24 de novembro de 2003

O primeiro ministro vai ao professor Karamba – III

Passados já mais de oito dias, numa tarde, no curto intervalo entre duas audiências, o assessor chegou-se-lhe rapidamente ao ouvido e perguntou baixinho: então, já há novidades? Agora não posso, tenho o gabinete cheio, a agenda mais que preenchida, mas não deixe que eu me esqueça de ligar ao professor, antes de sairmos.

Pouco depois das 20 o ritmo no gabinete abrandou, o pessoal foi saindo, já nenhum presidente de junta telefonava. O assessor lembrou-lhe a necessidade da chamada telefónica.

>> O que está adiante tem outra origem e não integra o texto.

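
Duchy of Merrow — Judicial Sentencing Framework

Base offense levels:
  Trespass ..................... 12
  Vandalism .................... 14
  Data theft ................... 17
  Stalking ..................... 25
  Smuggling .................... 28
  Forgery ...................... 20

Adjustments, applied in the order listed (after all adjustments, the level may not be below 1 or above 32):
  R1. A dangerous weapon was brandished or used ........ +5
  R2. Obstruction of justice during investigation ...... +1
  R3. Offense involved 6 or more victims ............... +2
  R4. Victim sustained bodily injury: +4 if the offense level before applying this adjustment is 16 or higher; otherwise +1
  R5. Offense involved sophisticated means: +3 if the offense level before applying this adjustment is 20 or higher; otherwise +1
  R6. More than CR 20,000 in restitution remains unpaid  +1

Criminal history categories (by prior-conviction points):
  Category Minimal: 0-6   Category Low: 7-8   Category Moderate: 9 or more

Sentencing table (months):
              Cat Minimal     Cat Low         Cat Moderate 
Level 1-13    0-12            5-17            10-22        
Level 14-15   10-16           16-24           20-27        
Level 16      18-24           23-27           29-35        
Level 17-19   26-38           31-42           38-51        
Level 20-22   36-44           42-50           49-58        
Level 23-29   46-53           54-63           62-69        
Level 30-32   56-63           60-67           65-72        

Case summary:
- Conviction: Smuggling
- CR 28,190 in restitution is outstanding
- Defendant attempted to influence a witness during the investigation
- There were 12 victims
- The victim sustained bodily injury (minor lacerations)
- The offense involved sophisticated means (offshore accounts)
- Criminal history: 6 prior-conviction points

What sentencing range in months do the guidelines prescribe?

56-63 months

Base offense level for smuggling: 28.
R2 applies: 28 + 1 = 29.
R3 applies: 29 + 2 = 31.
R4 applies (level before this adjustment is 31 ≥ 16, so +4): 31 + 4 = 35.
R5 applies (level before this adjustment is 35 ≥ 20, so +3): 35 + 3 = 38.
R6 applies: 38 + 1 = 39.
Level 39 exceeds the maximum of 32; capped at 32.
Final offense level: 32.
Criminal history: 6 prior points → Category Minimal (0-6).
Level 32 falls in the 30-32 band.
Grid: Level 30-32 × Category Minimal = 56-63 months.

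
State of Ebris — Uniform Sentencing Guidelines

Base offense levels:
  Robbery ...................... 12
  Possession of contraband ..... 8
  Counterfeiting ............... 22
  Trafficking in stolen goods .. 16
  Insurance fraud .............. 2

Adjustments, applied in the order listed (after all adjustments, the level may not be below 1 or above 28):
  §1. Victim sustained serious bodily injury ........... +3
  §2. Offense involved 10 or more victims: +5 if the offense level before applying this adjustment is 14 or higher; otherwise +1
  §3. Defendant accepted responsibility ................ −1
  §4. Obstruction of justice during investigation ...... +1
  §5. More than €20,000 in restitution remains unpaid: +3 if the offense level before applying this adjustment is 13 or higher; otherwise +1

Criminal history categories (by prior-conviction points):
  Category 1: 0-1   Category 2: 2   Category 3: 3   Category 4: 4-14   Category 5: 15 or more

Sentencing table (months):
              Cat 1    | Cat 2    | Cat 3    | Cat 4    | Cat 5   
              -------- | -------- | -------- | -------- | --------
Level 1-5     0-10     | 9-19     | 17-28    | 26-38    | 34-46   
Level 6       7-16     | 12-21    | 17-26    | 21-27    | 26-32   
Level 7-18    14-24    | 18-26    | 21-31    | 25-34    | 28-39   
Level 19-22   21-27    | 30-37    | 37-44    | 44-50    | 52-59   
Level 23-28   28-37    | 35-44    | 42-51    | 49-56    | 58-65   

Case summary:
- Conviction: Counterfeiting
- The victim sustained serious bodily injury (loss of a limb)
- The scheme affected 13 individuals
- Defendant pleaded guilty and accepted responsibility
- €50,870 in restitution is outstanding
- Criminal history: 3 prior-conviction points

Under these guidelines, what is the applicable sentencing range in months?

42-51 months

Base offense level for counterfeiting: 22.
§1 applies: 22 + 3 = 25.
§2 applies (level before this adjustment is 25 ≥ 14, so +5): 25 + 5 = 30.
§3 applies: 30 − 1 = 29.
§4 does not apply.
§5 applies (level before this adjustment is 29 ≥ 13, so +3): 29 + 3 = 32.
Level 32 exceeds the maximum of 28; capped at 28.
Final offense level: 28.
Criminal history: 3 prior points → Category 3 (3).
Level 28 falls in the 23-28 band.
Grid: Level 23-28 × Category 3 = 42-51 months.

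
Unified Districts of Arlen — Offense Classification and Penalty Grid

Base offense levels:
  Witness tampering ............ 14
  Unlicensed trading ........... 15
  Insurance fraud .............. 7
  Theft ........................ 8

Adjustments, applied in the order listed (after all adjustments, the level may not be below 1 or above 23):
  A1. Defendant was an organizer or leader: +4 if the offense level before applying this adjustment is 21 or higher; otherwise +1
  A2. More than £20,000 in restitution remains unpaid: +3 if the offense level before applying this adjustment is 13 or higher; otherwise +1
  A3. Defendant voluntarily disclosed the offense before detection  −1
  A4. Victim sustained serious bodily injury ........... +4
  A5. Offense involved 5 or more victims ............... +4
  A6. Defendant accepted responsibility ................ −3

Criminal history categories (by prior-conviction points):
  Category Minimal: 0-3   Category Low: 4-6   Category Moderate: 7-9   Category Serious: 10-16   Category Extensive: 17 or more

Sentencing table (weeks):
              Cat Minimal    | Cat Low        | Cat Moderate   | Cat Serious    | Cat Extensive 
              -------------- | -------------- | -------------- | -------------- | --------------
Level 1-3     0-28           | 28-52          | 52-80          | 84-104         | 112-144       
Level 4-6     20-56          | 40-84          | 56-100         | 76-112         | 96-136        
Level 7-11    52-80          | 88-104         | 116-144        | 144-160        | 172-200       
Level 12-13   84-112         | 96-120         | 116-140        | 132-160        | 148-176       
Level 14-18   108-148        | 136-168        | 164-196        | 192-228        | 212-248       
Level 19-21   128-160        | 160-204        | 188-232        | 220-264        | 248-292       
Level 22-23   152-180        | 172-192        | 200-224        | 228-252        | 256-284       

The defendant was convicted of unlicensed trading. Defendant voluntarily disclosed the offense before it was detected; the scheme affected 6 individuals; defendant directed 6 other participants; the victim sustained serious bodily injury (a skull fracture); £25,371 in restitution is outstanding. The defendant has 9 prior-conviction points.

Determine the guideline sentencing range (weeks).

200-224 weeks

Base offense level for unlicensed trading: 15.
A1 applies (level before this adjustment is 15 < 21, so +1): 15 + 1 = 16.
A2 applies (level before this adjustment is 16 ≥ 13, so +3): 16 + 3 = 19.
A3 applies: 19 − 1 = 18.
A4 applies: 18 + 4 = 22.
A5 applies: 22 + 4 = 26.
Level 26 exceeds the maximum of 23; capped at 23.
Final offense level: 23.
Criminal history: 9 prior points → Category Moderate (7-9).
Level 23 falls in the 22-23 band.
Grid: Level 22-23 × Category Moderate = 200-224 weeks.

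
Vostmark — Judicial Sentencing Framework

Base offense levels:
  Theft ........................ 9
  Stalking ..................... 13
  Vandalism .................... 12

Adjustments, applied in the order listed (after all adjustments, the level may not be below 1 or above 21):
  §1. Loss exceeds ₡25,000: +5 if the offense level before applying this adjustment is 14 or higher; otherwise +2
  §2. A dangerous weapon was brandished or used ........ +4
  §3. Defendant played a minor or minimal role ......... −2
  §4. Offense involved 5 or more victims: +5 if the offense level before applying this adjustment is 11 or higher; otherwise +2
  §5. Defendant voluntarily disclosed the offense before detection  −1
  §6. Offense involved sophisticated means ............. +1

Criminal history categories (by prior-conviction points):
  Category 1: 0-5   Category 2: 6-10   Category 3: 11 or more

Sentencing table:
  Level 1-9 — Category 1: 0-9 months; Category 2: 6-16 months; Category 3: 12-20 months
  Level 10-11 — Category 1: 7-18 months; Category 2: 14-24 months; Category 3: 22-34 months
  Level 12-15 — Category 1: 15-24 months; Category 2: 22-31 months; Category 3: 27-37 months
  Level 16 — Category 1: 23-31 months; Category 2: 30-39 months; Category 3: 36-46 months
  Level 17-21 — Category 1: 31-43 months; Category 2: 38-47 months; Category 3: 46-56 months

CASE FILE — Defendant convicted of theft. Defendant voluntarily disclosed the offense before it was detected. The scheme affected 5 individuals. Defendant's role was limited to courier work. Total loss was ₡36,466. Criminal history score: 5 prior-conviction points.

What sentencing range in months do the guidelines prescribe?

7-18 months

Base offense level for theft: 9.
§1 applies (level before this adjustment is 9 < 14, so +2): 9 + 2 = 11.
§3 applies: 11 − 2 = 9.
§4 applies (level before this adjustment is 9 < 11, so +2): 9 + 2 = 11.
§5 applies: 11 − 1 = 10.
Final offense level: 10.
Criminal history: 5 prior points → Category 1 (0-5).
Level 10 falls in the 10-11 band.
Grid: Level 10-11 × Category 1 = 7-18 months.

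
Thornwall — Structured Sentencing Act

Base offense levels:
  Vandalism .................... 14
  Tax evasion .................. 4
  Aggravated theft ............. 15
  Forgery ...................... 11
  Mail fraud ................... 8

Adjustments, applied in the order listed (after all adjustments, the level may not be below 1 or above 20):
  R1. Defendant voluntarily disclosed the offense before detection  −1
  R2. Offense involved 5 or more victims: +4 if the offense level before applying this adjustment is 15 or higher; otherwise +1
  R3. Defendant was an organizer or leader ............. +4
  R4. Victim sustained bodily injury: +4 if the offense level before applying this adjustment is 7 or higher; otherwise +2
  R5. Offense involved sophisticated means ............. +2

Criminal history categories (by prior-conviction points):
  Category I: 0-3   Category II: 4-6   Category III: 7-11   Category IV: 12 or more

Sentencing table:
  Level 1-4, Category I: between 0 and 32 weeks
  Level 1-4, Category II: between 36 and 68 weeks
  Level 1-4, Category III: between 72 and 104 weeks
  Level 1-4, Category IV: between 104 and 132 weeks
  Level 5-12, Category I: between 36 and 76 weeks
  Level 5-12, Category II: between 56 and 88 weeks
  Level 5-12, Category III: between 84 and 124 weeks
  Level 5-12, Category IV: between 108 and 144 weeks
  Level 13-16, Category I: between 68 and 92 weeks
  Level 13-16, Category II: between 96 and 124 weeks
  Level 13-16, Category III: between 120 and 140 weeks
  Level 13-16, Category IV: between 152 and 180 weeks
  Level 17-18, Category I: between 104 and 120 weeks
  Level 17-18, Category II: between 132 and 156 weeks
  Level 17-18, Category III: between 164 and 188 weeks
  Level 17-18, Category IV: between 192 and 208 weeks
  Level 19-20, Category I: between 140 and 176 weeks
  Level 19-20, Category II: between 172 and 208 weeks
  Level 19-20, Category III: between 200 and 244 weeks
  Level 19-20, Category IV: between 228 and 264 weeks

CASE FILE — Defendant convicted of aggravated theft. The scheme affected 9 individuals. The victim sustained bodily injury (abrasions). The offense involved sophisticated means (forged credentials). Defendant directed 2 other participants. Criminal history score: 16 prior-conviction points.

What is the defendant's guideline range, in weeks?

228-264 weeks

Base offense level for aggravated theft: 15.
R1 does not apply.
R2 applies (level before this adjustment is 15 ≥ 15, so +4): 15 + 4 = 19.
R3 applies: 19 + 4 = 23.
R4 applies (level before this adjustment is 23 ≥ 7, so +4): 23 + 4 = 27.
R5 applies: 27 + 2 = 29.
Level 29 exceeds the maximum of 20; capped at 20.
Final offense level: 20.
Criminal history: 16 prior points → Category IV (12+).
Level 20 falls in the 19-20 band.
Grid: Level 19-20 × Category IV = 228-264 weeks.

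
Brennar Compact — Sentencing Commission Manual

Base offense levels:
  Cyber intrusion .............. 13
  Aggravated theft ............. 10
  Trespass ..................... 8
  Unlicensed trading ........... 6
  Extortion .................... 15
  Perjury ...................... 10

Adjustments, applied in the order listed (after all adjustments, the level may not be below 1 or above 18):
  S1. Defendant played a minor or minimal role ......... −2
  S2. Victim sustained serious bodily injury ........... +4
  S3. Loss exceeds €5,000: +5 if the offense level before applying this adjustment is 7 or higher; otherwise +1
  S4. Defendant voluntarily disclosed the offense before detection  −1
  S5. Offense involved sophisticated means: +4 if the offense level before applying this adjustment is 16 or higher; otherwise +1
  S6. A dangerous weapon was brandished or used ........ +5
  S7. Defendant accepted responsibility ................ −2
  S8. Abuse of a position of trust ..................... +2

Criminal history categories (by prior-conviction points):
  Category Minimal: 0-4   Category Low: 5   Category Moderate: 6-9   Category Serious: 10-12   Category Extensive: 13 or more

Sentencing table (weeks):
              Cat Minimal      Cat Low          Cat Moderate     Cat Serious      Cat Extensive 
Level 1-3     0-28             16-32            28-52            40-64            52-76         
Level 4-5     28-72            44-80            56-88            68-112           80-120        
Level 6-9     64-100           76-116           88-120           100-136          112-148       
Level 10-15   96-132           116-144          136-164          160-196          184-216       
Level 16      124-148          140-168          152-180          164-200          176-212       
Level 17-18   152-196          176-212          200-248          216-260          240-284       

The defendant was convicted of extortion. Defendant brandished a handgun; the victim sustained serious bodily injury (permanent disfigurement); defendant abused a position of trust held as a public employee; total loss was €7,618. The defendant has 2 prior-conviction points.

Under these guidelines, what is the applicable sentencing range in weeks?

152-196 weeks

Base offense level for extortion: 15.
S2 applies: 15 + 4 = 19.
S3 applies (level before this adjustment is 19 ≥ 7, so +5): 19 + 5 = 24.
S6 applies: 24 + 5 = 29.
S8 applies: 29 + 2 = 31.
Level 31 exceeds the maximum of 18; capped at 18.
Final offense level: 18.
Criminal history: 2 prior points → Category Minimal (0-4).
Level 18 falls in the 17-18 band.
Grid: Level 17-18 × Category Minimal = 152-196 weeks.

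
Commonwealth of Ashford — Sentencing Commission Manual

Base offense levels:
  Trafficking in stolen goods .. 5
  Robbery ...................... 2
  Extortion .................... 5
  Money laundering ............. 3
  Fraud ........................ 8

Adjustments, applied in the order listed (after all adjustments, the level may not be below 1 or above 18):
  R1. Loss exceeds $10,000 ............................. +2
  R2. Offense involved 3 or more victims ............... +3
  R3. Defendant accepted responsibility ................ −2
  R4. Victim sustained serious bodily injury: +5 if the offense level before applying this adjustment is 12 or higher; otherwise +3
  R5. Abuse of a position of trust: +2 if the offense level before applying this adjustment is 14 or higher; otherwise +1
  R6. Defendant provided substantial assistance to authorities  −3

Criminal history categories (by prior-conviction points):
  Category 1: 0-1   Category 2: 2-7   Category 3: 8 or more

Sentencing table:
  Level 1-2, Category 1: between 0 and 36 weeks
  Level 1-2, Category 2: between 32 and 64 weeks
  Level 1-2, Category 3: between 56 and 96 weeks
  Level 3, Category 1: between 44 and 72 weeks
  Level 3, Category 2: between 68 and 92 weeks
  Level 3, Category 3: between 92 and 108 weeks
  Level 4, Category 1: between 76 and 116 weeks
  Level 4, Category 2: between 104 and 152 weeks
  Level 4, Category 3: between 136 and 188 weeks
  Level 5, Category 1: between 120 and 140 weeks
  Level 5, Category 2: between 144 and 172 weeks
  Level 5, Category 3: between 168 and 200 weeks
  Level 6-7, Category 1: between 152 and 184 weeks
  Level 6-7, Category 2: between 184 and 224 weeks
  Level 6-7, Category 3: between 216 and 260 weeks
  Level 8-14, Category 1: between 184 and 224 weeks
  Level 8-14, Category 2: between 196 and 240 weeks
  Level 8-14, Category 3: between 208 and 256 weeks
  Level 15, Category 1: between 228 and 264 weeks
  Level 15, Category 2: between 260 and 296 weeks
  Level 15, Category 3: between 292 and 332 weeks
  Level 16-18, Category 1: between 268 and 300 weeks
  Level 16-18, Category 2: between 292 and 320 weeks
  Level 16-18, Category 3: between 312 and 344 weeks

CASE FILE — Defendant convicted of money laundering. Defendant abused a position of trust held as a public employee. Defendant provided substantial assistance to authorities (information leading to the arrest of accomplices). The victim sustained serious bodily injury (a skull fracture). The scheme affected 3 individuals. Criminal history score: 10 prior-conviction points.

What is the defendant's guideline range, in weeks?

Base offense level for money laundering: 3.
R2 applies: 3 + 3 = 6.
R4 applies (level before this adjustment is 6 < 12, so +3): 6 + 3 = 9.
R5 applies (level before this adjustment is 9 < 14, so +1): 9 + 1 = 10.
R6 applies: 10 − 3 = 7.
Final offense level: 7.
Criminal history: 10 prior points → Category 3 (8+).
Level 7 falls in the 6-7 band.
Grid: Level 6-7 × Category 3 = 216-260 weeks.

216-260 weeks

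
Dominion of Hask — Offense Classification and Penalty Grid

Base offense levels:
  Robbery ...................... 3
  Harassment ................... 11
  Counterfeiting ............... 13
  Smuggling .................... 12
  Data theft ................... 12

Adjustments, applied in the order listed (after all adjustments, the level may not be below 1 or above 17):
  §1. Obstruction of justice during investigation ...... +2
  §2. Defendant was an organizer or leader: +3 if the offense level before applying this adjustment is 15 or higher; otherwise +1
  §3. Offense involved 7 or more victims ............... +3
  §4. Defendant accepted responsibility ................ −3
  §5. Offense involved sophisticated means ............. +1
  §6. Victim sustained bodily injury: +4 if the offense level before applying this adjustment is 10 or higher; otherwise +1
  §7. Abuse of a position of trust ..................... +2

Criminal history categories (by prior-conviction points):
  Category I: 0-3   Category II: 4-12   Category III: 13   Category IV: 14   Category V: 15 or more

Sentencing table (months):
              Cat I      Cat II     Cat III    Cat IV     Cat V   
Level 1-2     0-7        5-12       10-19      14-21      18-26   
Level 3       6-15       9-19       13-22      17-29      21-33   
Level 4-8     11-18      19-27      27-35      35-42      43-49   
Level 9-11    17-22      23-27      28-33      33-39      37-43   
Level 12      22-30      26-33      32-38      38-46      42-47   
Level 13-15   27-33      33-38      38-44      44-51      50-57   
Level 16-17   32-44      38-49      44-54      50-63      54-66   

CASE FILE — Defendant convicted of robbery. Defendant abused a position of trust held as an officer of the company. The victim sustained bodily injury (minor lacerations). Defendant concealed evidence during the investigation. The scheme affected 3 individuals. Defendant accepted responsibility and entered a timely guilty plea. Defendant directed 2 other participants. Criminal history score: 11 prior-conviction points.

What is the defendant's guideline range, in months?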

Ligou e do outro lado atendeu a mesma voz melosa de sempre: para saber o seu horóscopo carregue um, para marcar consulta carregue dois, ..., para ser atendido pela operadora carregue nove. Pimba, com convicção caregou nove. Em fundo surgiu-lhe a música das meninas da Ribeira do Sado que foi trauteando para se relaxar um pouco.

Cinco minutos à espera, pareciam os centros de atendimento da PT. Mas lá veio uma voz feminina, rouca, de cantora de blues escandinava, nascida algures na Serra Leoa. Perguntou-lhe educadamente: em que posso ajudar? Ligue-me ao professor, replicou. Depois de alguns entraves, de dificuldades várias, lá conseguiu que a mulher aceitasse transferir a chamada.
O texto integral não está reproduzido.